Сцена – это не работа, это фиксированная точка в пространстве и времени, которая день за днем разбирает и собирает его по молекулам в одно целое. За пять минут до выхода он сидит в закулисье как кот в коробке Шредингера, и никак не может понять: сдох он уже или живой. Но потом коробка открывается и он всегда живой, каждый раз живой и никогда-никогда не умирает. Сцена – это не работа, это не «зона комфорта» даже; это единственное место во всей Вселенной, где он живет целиком и полностью.
– Извини, – кидает он Ральфу наутро без всяких прикрас и сам удивляется, как получилось так долго удерживать заветное слово в груди. Ральф поджимает губы, пожимает плечами, но всё равно кивает.

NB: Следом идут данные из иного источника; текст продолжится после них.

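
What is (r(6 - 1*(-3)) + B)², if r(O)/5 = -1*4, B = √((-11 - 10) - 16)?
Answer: (20 - I*√37)² ≈ 363.0 - 243.31*I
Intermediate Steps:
B = I*√37 (B = √(-21 - 16) = √(-37) = I*√37 ≈ 6.0828*I)
r(O) = -20 (r(O) = 5*(-1*4) = 5*(-4) = -20)
(r(6 - 1*(-3)) + B)² = (-20 + I*√37)²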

Иногда Трою кажется, что Ральф терпит его исключительно потому что когда-то давно он показал ему видео с капибарами.
∞ ∞ ∞
Он звонит Келлеру – тому самому, который «Келлер-из-Контроверс». Келлер трубку не берёт, но перезванивает позже, когда Трой уже передумал изливать душу, и он просто говорит про погоду, непогоду, невкусный кофе, а потом передаёт по секрету, что Сидни Янг готов бы продать почку, чтобы поехать в тур с его группой. Келлер смеётся добродушно, ей богу Санта Клаус рыжебородый:
– Янг в своём репертуаре.
Трой уточняет на всякий случай, что конкретно он имеет ввиду.
– Такой из себя сноб, а никак не может отрастить яйца подойти поздороваться, – объясняет Келлер. – К тебе небось тоже не сам подошёл, да?
Трою очень хочется возразить, что ничего он не сноб, просто не матюкается через слово и тоже разбирается в этих модных кошачьих ссанинах.
– Хер пойми что в газетах пишут. Он тебя не обижал?
– Нет, конечно, Сидни – мякотка, – фыркает Трой. Но про газеты согласен.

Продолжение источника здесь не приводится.